She splits the groin muscles and tendons between the ball and sockets of the hips and dismantles the haunches. The woman struggles a hind quarter into her pack and ties the leather straps down. She glances around for predators. The sun has glided further west. Two in the morning and still high above the horizon.
When she left Colorado she'd headed north, criss-crossing the Divide. She hiked much of the way and hitched when she came to a road. At first, the sheer adrenaline kept her from thinking of him. Small talk with drivers pushed her thoughts away from the man. But by the end of her trip there'd be no more roads or drivers. The final stretch would cross the Brooks Range.
A prospector on his way to Wiseman dropped her off on the upper banks of the Slate. Before she could get out of his rusty International, he turned to her.
You could ride with me up to my place, he said. His eyes moved up and down her body in a way that turned her stomach. A smile full of rotted teeth formed inside his beard.
Why would I do that?
He shrugged. Entertain me for a while. Make some money for your trip.
She was already out of the cab. I don't need money where I'm going. The woman slammed the door and lifted her pack out of the bed before he could drive away with it.
But instead of driving off, he sat behind the wheel and watched as she shouldered her pack, his pickup sputtering, threatening to cut out. As she walked around the backside of his truck she could see his face through the rear window, his tongue moving inside his mouth, sucking on those rotten teeth.
The woman felt for the knife at her side and shook her head as she hiked off the road in the direction of the mountains, her eyes never leaving his.
When the prospector shifted into gear, his pickup slowly rattled away, and she was finally alone on the edge of the last true wilderness. After his truck had disappeared down the road, and the dust settled, she gazed back up at the granite stretching on forever. The raw, naked peaks.
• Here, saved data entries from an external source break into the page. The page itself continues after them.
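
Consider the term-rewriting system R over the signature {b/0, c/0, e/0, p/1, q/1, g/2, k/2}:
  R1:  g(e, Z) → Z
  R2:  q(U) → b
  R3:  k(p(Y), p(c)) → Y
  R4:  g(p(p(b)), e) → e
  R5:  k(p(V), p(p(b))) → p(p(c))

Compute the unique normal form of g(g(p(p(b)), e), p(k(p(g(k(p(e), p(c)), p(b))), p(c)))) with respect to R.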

And this time those towering, nameless mountains inspired something resembling fear. Nothing overwhelming at first. Just a sense of unease creeping in around her like the mist reaching down from those ridges. Not fear of dying but a new sensation. Being so small and alone in that vastness, maybe.
She shook her head as she left the road and picked her way across the muskeg between two clumps of dwarf spruce. She figured four long days to cross the Brooks Range and drop down to the North Slope where she'd find the camp and meet up with the old man, his grandson, and the Inuits who'd taught her to hunt the Arctic when she first travelled up this way.
As she finishes tying the hind quarter down, she strains to shoulder the fifty pound load, and bends to pick up her rifle. The men will be waiting back at camp and she'll need help packing out the rest of the meat before wolves or bears come. She drags the shoulder, ribcage, and skull between two boulders but blood still leaks from what's left of the caribou and something will sniff it out sooner or later.
Fastening the sternum and hip straps tight across her body, she feels the full weight. All that meat—pulsing with blood an hour ago—now heavy and motionless as stone.